Take on Judy a real beauty

Big Broadway performances are polished, sometimes to a fault: They’re perfectly enjoyable, but they often lack a certain unpredictable battiness.

Not so with Tracie Bennett’s tour de force in “End of the Rainbow,” which opened last night at the Belasco. By the time she reaches the finish line, you’re almost as drained as she is.

And 150 percent is the least Bennett can give — after all, she’s playing Judy Garland a few months before her death, when the star teetered on the brink of self-annihilation. It’s a part that requires full emotional and physical commitment, and the willingness to make the audience uncomfortable. Rather than turn in another technically fine, ultimately safe Garland impersonation, Bennett gives us the Garland mystique.

This is all the more key since Peter Quilter’s West End import isn’t very good. It’s a decent vehicle for a drunk driver.

“End of the Rainbow” takes place in London in December 1968, when the 46-year-old Garland embarked on a five-week engagement at the Talk of the Town. The play goes back and forth between Garland’s hotel room and the nightclub, where she performs with manic, desperate intensity — a contemporary witness noted of the actual show, “This was all about having a whale of a time at night, and to hell with the morning.”

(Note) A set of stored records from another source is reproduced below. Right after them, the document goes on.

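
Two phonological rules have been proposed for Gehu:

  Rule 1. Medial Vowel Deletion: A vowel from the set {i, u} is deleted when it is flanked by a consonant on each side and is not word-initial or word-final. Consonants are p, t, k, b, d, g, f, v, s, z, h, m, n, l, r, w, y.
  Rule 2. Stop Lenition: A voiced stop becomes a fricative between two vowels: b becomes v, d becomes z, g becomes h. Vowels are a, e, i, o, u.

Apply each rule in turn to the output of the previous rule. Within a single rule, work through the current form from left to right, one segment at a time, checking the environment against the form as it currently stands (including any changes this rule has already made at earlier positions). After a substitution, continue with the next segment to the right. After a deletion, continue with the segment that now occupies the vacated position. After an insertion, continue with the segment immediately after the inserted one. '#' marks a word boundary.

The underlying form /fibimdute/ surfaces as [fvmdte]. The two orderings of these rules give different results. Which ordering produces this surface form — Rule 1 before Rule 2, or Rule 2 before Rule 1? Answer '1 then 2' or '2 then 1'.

2 then 1

Order 1 then 2:
  1 Medial Vowel Deletion: [fibimdute] → [fbmdte]
  2 Stop Lenition: no change — [fbmdte]
  result: [fbmdte]
Order 2 then 1:
  2 Stop Lenition: [fibimdute] → [fivimdute]
  1 Medial Vowel Deletion: [fivimdute] → [fvmdte]
  result: [fvmdte]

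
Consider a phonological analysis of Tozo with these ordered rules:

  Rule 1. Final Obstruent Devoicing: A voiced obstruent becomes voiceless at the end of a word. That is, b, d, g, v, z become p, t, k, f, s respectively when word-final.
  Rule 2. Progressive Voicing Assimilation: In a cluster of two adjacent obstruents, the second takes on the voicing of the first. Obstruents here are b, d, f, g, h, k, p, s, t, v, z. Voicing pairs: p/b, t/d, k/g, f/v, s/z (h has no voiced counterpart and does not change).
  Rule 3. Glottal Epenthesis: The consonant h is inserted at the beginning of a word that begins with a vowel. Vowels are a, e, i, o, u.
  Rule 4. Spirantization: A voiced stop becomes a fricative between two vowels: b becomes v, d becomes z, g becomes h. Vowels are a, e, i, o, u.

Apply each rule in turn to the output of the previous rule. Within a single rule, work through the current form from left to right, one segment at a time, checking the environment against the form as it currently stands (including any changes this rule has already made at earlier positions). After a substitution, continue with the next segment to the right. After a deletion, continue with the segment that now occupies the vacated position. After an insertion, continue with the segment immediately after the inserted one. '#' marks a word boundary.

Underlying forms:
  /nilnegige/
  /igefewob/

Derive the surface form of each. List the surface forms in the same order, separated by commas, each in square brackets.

/nilnegige/:
  Rule 1 Final Obstruent Devoicing: no change — [nilnegige]
  Rule 2 Progressive Voicing Assimilation: no change — [nilnegige]
  Rule 3 Glottal Epenthesis: no change — [nilnegige]
  Rule 4 Spirantization: [nilnegige] → [nilnehihe]
/igefewob/:
  Rule 1 Final Obstruent Devoicing: [igefewob] → [igefewop]
  Rule 2 Progressive Voicing Assimilation: no change — [igefewop]
  Rule 3 Glottal Epenthesis: [igefewop] → [higefewop]
  Rule 4 Spirantization: [higefewop] → [hihefewop]

[nilnehihe], [hihefewop]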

“End of the Rainbow,” directed by Terry Johnson (“La Cage aux Folles”), gives us those mornings, when an increasingly strung-out Garland literally gets on all fours to beg for Ritalin.

The one holding the supplies is her soon-to-be fifth husband, the much younger Mickey Deans (Tom Pelphrey, appropriately rough and arrogant). Reluctant at first, he starts supplying Garland when he realizes his meal ticket can’t perform without pills (“grown-up candy”) and booze.

The singer’s gay pianist, Anthony (a warm, dry Michael Cumpsty), tries to tether her to reality. A devoted Scotsman with the instincts of a St. Bernard, he wants only to take care of her.

But Garland’s in way too deep at this point, and she knows it. Bennett perfectly captures her savage wit and the violence of her changing moods — when she tells Deans, “I decide if and when I do shows,” a scary look of quasi-demonic anger flashes on her face.

Bennett doesn’t give a note-for-note imitation, even if she’s particularly good with physical mannerisms. Instead, she makes us understand the combustible mix of ego and self-doubt that made Garland such a fascinating performer, simultaneously professional and unhinged.

“Come Rain or Come Shine,” driven by hyperactive bongos, is textbook in that respect. Bennett leaps and jumps, headbangs and buckles like a marionette on speed. It’s so big that it’s almost embarrassing. And, of course, you can’t stop watching.